Der Urlaub im Stau
Neulich musste ich auf den Bahamas arbeiten. Um auf diesen karibischen Inselstaat zu kommen, reiste ich mit Zwischenstopp in Miami/ USA an. Das hat sehr viel Zeit im Vorfeld und am Flughafen in Anspruch genommen. Ohne Reisepass statt Personalausweis und ein ESTA-Visum ging gar nichts. Als das Flugzeug gelandet ist, erfolgte zunächst eine elektronische Befragung und ein Finger- und Gesichtsscan an einem Automaten. Anschließend fand dasselbe Spiel am Schalter mit einem amerikanischen Grenzbeamten statt. Dass war für mich völlig neu.
Seit meiner Kindheit kenne ich nur offene Grenzen in Europa. „Mal eben“ nach Holland zum Shoppen, ans Meer oder einfach mal bei einer ausgedehnten Radtour die Grenzen überqueren. Im Urlaub nach Frankreich, Italien, Spanien oder nach Österreich – das alles nur mit einem Personalausweis und meist ganz ohne Kontrollen.

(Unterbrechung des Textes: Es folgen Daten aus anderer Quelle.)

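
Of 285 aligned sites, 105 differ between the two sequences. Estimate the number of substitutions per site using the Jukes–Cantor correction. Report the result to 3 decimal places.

0.507

p = 105/285 ≈ 0.368421.
d = −(3/4) ln(1 − 4p/3) = −0.75 ln(1 − 0.491228) = −0.75 ln(0.508772)
  = −0.75 × (-0.675755) = 0.506816 substitutions/site.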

Ich bin in einer Zeit groß geworden, in der Dank des Schengener-Abkommens die Grenzen in fast ganz Europa offen und Grenzkontrollen abgeschafft sind. Doch das war nicht immer so.
Wenn ich meine Mutter frage, wie es denn früher war, in die Niederlande einzureisen, dann bekomme ich einige Geschichten von der Grenze zu hören. Viele beginnen mit Stau an den Grenzübergängen. Sie erzählt von Beamten, die jedes Auto einzeln, oftmals inklusive Kofferraum kontrollierten. Auch Personen- und Passkontrollen gab es, aber nicht mit Fingerscan und EDV- Auswertung. Ein Beamter nahm den Ausweis und verschwand gefühlte Ewigkeiten im Büro, um die Personalausweisnummer mit telefonbuchdicken Fahndungslisten/Büchern abzugleichen. Da verbrachte man den Urlaub zunächst im Stau an der Grenze. Da war nichts mit „mal eben“ nach Holland fahren.
Jetzt sagen viele: „Ja, das war ja früher. Die Reisefreiheit ist ja heute im Schengener-Abkommen und der Europäischen Union fest verankert.“ Trotzdem – die Reisefreiheit bröckelt.
Verfolgt man regelmäßig die Nachrichten, findet man viele Beispiele von Ländern, die an der Errungenschaft der Reisefreiheit kratzen.
Frankreich hat sich nach den Terroranschlägen seit 2015 und dem Ausrufen des Ausnahmezustands dazu entschieden, Grenzkontrollen an allen Landesgrenzen, auch zu Deutschland, zu intensivieren, was auch hier zu Einschränkungen im Reiseverkehr führt.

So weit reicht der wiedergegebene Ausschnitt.